The mice on the Western diet already had reduced liver Agxt levels after 6 weeks on the diet, and this level stayed reduced until week 30 on the diet (Figure 3.40). Analysis of publically available data (GSE38141) from an earlier study also showed the downregulation of Agxt mRNA in mice after 20 weeks on the Western diet (Kobori et al. 2011).

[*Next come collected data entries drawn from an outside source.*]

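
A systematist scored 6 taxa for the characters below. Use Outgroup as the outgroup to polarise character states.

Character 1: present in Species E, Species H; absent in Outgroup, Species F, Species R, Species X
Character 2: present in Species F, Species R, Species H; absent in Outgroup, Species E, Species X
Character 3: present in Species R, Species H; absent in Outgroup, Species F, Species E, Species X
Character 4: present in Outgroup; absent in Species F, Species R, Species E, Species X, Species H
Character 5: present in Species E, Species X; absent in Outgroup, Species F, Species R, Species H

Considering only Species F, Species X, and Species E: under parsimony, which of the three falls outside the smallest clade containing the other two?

Character polarity is set by the outgroup: the derived state is whichever differs from the outgroup's state, so for Character 4 the derived state is 'absent', and for the remaining characters it is 'present'.
Character 1 (state 'present') occurs in Species E and Species H but conflicts with the nesting implied by the other characters — most parsimoniously interpreted as homoplasy.
Character 2: derived state 'present' in Species F, Species H, and Species R only — synapomorphy for {Species F, Species H, Species R}.
Character 3: derived state 'present' in Species H and Species R only — synapomorphy for {Species H, Species R}.
Character 4 (derived state 'absent') is shared by all ingroup taxa — unites the whole ingroup.
Only Species E and Species X show the derived state 'present' for Character 5, supporting them as a clade.
Most parsimonious ingroup topology: ((Species F,(Species R,Species H)),(Species E,Species X)).
Species X and Species E share a more recent common ancestor with each other than either does with Species F, so Species F is the least closely related of the three.

Species F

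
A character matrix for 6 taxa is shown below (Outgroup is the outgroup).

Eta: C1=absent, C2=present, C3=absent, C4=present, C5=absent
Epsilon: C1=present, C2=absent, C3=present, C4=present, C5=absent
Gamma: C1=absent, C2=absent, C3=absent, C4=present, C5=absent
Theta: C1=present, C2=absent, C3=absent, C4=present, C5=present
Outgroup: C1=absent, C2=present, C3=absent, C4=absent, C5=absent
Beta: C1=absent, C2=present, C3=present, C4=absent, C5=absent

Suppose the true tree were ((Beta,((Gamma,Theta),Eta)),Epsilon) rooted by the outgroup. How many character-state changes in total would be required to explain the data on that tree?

Map each character onto ((Beta,((Gamma,Theta),Eta)),Epsilon) (rooted by Outgroup) and count the minimum state changes it requires (Fitch parsimony):
C1: 2; C2: 2; C3: 2; C4: 2; C5: 1.
Total tree length = 9.

9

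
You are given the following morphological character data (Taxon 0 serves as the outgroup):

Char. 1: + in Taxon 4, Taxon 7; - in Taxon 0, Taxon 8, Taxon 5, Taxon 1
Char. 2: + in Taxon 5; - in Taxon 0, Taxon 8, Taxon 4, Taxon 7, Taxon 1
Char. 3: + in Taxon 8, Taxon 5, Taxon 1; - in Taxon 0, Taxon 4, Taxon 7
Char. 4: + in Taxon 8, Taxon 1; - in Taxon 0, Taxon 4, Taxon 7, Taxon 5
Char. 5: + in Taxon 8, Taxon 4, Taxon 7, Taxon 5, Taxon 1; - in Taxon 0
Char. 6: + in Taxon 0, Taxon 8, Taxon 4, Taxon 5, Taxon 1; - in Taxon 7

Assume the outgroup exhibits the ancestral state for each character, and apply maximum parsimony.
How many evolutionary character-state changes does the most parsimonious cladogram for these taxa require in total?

Character polarity is set by the outgroup: the derived state is whichever differs from the outgroup's state, so for Char. 6 the derived state is '-', and for the remaining characters it is '+'.
Char. 1: derived state '+' in Taxon 4 and Taxon 7 only — synapomorphy for {Taxon 4, Taxon 7}.
Char. 2: derived state '+' in Taxon 5 only — an autapomorphy, so it tells us nothing about relationships among taxa.
Only Taxon 1, Taxon 5, and Taxon 8 show the derived state '+' for Char. 3, supporting them as a clade.
Only Taxon 1 and Taxon 8 show the derived state '+' for Char. 4, supporting them as a clade.
All ingroup taxa share the derived state '+' for Char. 5; it defines the ingroup but does not resolve relationships within it.
Char. 6: derived state '-' in Taxon 7 only — an autapomorphy, so it tells us nothing about relationships among taxa.
Most parsimonious ingroup topology: (((Taxon 8,Taxon 1),Taxon 5),(Taxon 4,Taxon 7)).
Changes per character on this tree: Char. 1: 1; Char. 2: 1; Char. 3: 1; Char. 4: 1; Char. 5: 1; Char. 6: 1.
Total = 6.

6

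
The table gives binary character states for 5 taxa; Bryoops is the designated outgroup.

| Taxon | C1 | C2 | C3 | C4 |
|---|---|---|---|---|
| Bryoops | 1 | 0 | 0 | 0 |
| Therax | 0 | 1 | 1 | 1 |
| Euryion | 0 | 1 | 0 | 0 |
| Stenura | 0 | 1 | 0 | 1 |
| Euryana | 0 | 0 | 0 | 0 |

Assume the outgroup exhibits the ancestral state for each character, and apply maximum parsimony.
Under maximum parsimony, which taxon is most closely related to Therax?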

Interestingly, despite a strong downregulation of Agxt in the liver after 30 weeks on the Western diet, these mice did not excrete higher levels of oxalate compared to their controls. Even though they had higher urinary oxalate concentrations – most likely due to lower urine volume - the daily excretion of oxalate was similar to mice on the control diet (Figure 3.42 D). Thus, in contrast to the ob/ob mouse model, downregulation of Agxt upon Western diet does not correlate with increased oxalate excretion. The reason for this discrepancy is not understood. Here, both RNA and protein levels of Agxt were measured, but not the (remaining) enzymatic activity. Despite the reduced Agxt expression, residual Agxt activity working together with the glyoxylate-detoxifier enzyme Grhpr may be enough to remove endogenous glyoxylate and, as a result mice on the Western diet with reduced Agxt expression do not excrete more oxalate. To investigate this further, urinary glycolate should be measured, which might be elevated in urine of mice on the Western diet due to increased glyoxylate detoxification by Grhpr.

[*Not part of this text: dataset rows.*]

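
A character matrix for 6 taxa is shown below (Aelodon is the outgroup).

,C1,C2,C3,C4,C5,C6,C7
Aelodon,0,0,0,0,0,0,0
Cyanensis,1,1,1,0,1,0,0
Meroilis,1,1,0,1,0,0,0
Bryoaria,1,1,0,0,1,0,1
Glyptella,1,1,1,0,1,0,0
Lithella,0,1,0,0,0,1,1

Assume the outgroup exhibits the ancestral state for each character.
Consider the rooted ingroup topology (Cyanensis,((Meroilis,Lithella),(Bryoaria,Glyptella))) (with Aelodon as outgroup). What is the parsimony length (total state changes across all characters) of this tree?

Map each character onto (Cyanensis,((Meroilis,Lithella),(Bryoaria,Glyptella))) (rooted by Aelodon) and count the minimum state changes it requires (Fitch parsimony):
C1: 2; C2: 1; C3: 2; C4: 1; C5: 2; C6: 1; C7: 2.
Total tree length = 11.

11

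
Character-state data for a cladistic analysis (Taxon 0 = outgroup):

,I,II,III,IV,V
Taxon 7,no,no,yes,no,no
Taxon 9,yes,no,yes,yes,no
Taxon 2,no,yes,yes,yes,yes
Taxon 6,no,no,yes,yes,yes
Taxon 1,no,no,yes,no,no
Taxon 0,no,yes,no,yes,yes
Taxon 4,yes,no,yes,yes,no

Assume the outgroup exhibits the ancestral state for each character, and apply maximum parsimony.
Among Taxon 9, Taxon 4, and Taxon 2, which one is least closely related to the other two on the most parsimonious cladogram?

Taxon 2

Character polarity is set by the outgroup: the derived state is whichever differs from the outgroup's state, so for II, IV, V the derived state is 'no', and for the remaining characters it is 'yes'.
Only Taxon 4 and Taxon 9 show the derived state 'yes' for I, supporting them as a clade.
Only Taxon 1, Taxon 4, Taxon 6, Taxon 7, and Taxon 9 show the derived state 'no' for II, supporting them as a clade.
III (derived state 'yes') is shared by all ingroup taxa — unites the whole ingroup.
IV (derived state 'no') is shared by Taxon 1 and Taxon 7 — a synapomorphy uniting that clade.
V (derived state 'no') is shared by Taxon 1, Taxon 4, Taxon 7, and Taxon 9 — a synapomorphy uniting that clade.
Most parsimonious ingroup topology: ((Taxon 6,((Taxon 9,Taxon 4),(Taxon 7,Taxon 1))),Taxon 2).
Taxon 9 and Taxon 4 share a more recent common ancestor with each other than either does with Taxon 2, so Taxon 2 is the least closely related of the three.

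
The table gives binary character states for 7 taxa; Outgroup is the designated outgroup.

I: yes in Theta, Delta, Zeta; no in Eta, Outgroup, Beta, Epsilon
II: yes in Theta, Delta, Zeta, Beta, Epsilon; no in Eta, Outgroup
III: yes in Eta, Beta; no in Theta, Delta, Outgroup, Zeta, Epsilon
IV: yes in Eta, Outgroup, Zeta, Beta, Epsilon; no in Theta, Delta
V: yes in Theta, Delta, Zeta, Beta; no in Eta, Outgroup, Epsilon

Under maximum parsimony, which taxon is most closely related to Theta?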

In addition to Agxt, the expression of the glycolate oxidising enzyme Hao1 was only reduced at the RNA level (fold change -1.6 ± 0.2, data not shown) in ob/ob mouse livers, which is indicative of reduced endogenous peroxisomal glyoxylate production from glycolate in ob/ob mice. Hao1 plays an important role in endogenous glyoxylate production in mice, as shown in several publications (Dutta et al. 2016; Li et al. 2016; Martin-Higueras et al. 2016). Agxt knockout mice with impaired transcription of Hao1 excrete less oxalate than Agxt knockout mice with normal transcription of Hao1 (Dutta et al. 2016; Li et al. 2016). This observation supported an earlier report where ob/ob mice excreted less oxalate upon ethylene glycol challenge than ob/+ mice (Taguchi et al. 2015). The fact that inactivation of Hao1 rescues the
phenotype of the Agxt knockout mice highlights the importance of hepatic peroxisomal production of glyoxylate from glycolate in the pathogenesis of kidney stones.

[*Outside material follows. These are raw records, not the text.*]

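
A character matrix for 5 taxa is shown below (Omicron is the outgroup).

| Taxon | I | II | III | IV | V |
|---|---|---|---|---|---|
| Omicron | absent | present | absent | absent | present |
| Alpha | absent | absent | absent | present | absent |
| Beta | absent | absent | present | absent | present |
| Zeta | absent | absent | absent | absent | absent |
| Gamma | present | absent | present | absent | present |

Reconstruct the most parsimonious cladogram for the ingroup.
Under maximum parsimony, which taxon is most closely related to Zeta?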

In addition to oxalate excretion, the hepatic glycine content of ob/ob and ob/+ mouse livers was also analysed. As glyoxylate is transaminated by Agxt to glycine, the hepatic glycine concentration can partly indicate the functionality of Agxt. As shown by HR MAS 1HNMR, livers
of ob/ob mice had less glycine than those of the lean control mice (Figure 3.29). These findings support those of a previous study where a metabolite profiling of plasma from 20 weeks old ob/ob and db/db mice indicating reduced concentration of glycine compared to corresponding control mice (Giesbertz et al. 2015). Glycine is involved in multiple processes, such as collagen formation, the generation of purines, and glutathione production (Wang et al. 2013). The synthesis of glycine from glyoxylate is, at least in humans, a minor but relevant pathway, contributing to the endogenous production of glycine (Melendez-Hevia et al. 2009). The reduced hepatic glycine concentration in the livers of ob/ob mice, accompanied by the slightly increased oxalate excretion strengthens the assumption that the reduced expression of Agxt has physiological consequences in the ob/ob mouse model.